Laiklik – Din İlişkisi

Laiklik – Din İlişkisi

ABONE OL
Şubat 16, 2023 13:59
Laiklik – Din İlişkisi
0

BEĞENDİM

ABONE OL

Antik çağda kullanılan laikos sıfatından gelen lâiklik, insanlık tarihi içinde olgunlaşmış, din ile felsefenin, ilimin, hukukun, sanatın ayrılması aşamalarının ardından din ile devletin ayrılması ile gelişimini tamamlamıştır.

LAİKLİK-DİN İLİŞKİLERİ

ÖZET

Antik çağda kullanılan laikos sıfatından gelen lâiklik, insanlık tarihi içinde olgunlaşmış, din ile felsefenin, ilimin, hukukun, sanatın ayrılması aşamalarının ardından din ile devletin ayrılması ile gelişimini tamamlamıştır.

Lâik olmayan bir düzende, din, siyasi istismara uğramakta, çeşitli insanlar tarafından  şahsi çıkar elde etmek amacıyla  kullanılmaktadır. Bu istismarlar zamanla hurafeler şekline dönüşmekte, her iyi ve güzel şey karşısında onu yok edecek gerici kuvvet oluşturmak için alet edilmektedir. Böyle bir düzende, din saflığını ve özünü kaybetmektedir. Osmanlı Devletinin gerileme döneminde bu yöndeki gelişmeleri tüm çıplaklığı ile görmek mümkündür.

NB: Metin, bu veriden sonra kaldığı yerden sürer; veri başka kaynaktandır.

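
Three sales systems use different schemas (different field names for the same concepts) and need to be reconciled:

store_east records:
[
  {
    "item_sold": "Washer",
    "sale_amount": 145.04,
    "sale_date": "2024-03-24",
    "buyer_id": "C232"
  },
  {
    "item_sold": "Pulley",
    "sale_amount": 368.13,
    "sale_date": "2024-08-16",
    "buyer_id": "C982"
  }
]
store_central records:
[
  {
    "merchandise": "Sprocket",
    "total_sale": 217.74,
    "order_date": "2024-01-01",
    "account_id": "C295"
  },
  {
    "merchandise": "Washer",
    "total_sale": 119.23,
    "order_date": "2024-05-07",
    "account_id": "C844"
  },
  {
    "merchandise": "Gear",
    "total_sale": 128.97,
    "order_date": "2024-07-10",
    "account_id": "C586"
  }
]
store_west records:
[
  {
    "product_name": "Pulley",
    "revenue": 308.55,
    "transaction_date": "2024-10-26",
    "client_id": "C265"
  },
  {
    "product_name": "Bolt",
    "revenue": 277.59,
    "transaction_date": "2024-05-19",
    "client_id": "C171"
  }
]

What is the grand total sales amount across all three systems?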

Dinin asıl görevi insanların kişiler olarak tek tek ulu bir varlık olan Allah’a bağlanmalarını sağlamaktır. Dinin bu görevini yaparken en büyük yardımı laiklikten alır. Çünkü Atatürk ilkelerinden Lâiklik, dini ve dinî duyguları, din adına gerçekleştirilen sömürüden, kişisel çıkar için alet olmaktan kurtarır, vicdanlardaki kutsal yerinde en temiz haliyle korur. Giriş

Atatürkçü düşünce sistemini oluşturan Atatürk ilke ve inkılâpları, Türk milletinin ihtiyaçlarından kaynaklanır. Bu gün ve gelecekte Türk milletinin çağdaş, mutlu, refah içinde yaşamasını hedefler ve bağımsız Türkiye Cumhuriyeti’nin geleceğinin garantisidir.

Lâiklik ilkesi ise Atatürkçü düşünce sisteminin genel özelliğidir. Bu ilkenin uygulanması ile Türk halkı hurafelerden ve din adına gerçekleştirilen sömürüden kurtarılmış, din ise kişisel çıkarlar için bir alet olmaktan kurtarılarak vicdanlardaki kutsal yerinde en temiz haliyle korunmuştur.

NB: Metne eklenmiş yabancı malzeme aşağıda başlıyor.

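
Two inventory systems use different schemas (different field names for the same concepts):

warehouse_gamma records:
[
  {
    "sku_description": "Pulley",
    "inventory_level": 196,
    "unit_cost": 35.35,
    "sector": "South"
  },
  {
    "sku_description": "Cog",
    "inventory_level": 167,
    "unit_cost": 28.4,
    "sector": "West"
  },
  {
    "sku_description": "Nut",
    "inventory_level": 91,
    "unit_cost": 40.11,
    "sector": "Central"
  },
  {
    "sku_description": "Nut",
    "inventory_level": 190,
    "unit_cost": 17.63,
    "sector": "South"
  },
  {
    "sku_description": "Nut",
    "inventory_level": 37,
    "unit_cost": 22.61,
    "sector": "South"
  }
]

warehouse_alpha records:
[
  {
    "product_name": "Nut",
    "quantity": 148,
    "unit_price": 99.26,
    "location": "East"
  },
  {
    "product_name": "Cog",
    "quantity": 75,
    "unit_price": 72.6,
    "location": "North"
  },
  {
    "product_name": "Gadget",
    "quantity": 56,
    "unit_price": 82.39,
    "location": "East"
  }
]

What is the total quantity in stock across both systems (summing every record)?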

Bu çalışmamızda, laikliğin din ile ilişkilerini, bu ilişkilerin toplum ve bilim alanına etkilerini ele alıp, Atatürk’ün bu konudaki düşüncelerini ortaya koymaya çalışacağız.1

A. Lâikliğin Kökeni ve Din İle İlişkisi

Antik çağda kullanılan laikos sıfatından gelen lâiklik kelimesi dilimize Fransızca’dan geçmiştir. Bu sıfat, Antik Yunan’da din adamı olmayan, kişiler için kullanılırdı. Buna göre laik kimse, ruhban sınıfına mensup olmayan halktan olan demektir.

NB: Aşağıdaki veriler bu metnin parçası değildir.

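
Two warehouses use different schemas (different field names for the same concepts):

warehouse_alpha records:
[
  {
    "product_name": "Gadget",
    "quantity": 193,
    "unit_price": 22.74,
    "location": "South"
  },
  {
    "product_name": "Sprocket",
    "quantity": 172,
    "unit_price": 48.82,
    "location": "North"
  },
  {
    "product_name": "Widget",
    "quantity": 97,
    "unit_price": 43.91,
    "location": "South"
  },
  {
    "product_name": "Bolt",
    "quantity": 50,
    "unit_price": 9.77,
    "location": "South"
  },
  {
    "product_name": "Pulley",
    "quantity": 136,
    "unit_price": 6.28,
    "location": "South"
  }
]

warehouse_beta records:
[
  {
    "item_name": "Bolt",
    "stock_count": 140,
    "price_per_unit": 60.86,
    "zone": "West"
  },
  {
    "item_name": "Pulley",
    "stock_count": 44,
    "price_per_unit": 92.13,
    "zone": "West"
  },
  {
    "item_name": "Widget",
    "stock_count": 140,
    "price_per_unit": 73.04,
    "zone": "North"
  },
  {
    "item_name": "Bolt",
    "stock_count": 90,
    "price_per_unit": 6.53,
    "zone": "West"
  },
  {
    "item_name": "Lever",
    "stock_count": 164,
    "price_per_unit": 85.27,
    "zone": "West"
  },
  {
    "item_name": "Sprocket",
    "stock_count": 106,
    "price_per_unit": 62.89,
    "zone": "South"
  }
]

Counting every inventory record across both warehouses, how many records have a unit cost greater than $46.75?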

Lâikliğin tarihi gelişimini anlayabilmek için insanlığın gelişimine göz atmak gereklidir. Din, insanın ortaya çıkışıyla başlar ve insan topluluklarının her çeşidinde vardır. Din, toplumların başlangıcından itibaren sadece bir inanç sistemi olarak görülmez. Kainatı izah eden bir yol ve toplumların idaresi için gerekli tedbir ve düzenlemelerin bir kaynağı olarak görülür.  Böyle olduğu için de başlangıçta ilim, felsefe, sanat, hukuk, devlet hepsi dini karaktere sahipti. Buna göre laikliğin tarih terimi olarak manası din ile felsefenin, din ile ilimin, din ile hukukun, din ile sanatın ayrılmasıdır. Din ile devletin ayrılması bu gelişmenin son halkasını oluşturmaktadır.2

Lâikliğin din ile ilişkilerini açıklayabilmek için, din ve dinin diğer toplumsal kurumlarla ilişkilerini Atatürkçü düşünce ışığında ele almak istiyorum.  Atatürkçü düşünceye göre toplumların temel kurumlarından birini oluşturan din, evrende meydana gelen ve açıklanabilen olayların ötesindeki, ilmin sınırı ilerisindeki gerçeği insanların anlaması, onunla temas etmesi ve ona uygun olarak yaşama çabasıdır. Vahye dayanan dinlerin temel görevi, insanların kişiler olarak tek tek ulu bir varlık olan Allah’a bağlanmalarını sağlamaktır.3

Dinin bu esas görevini tam anlamıyla yapabilmesi ancak lâik düzende gerçekleşebilir. Yani dinin dünya işlerine karışmaması, dünya sorunlarını diğer kurumların yeni buluşlara göre, bilimsel yöntemlerle çözmelerine bırakması, temel vazifesini yapmasının esas koşuludur. Ancak bu şekilde, dinle şahsi ve siyasi çıkarların ilişkisi kesilir. Kötü niyetli kişiler, dini amaçları doğrultusunda kullanamazlar.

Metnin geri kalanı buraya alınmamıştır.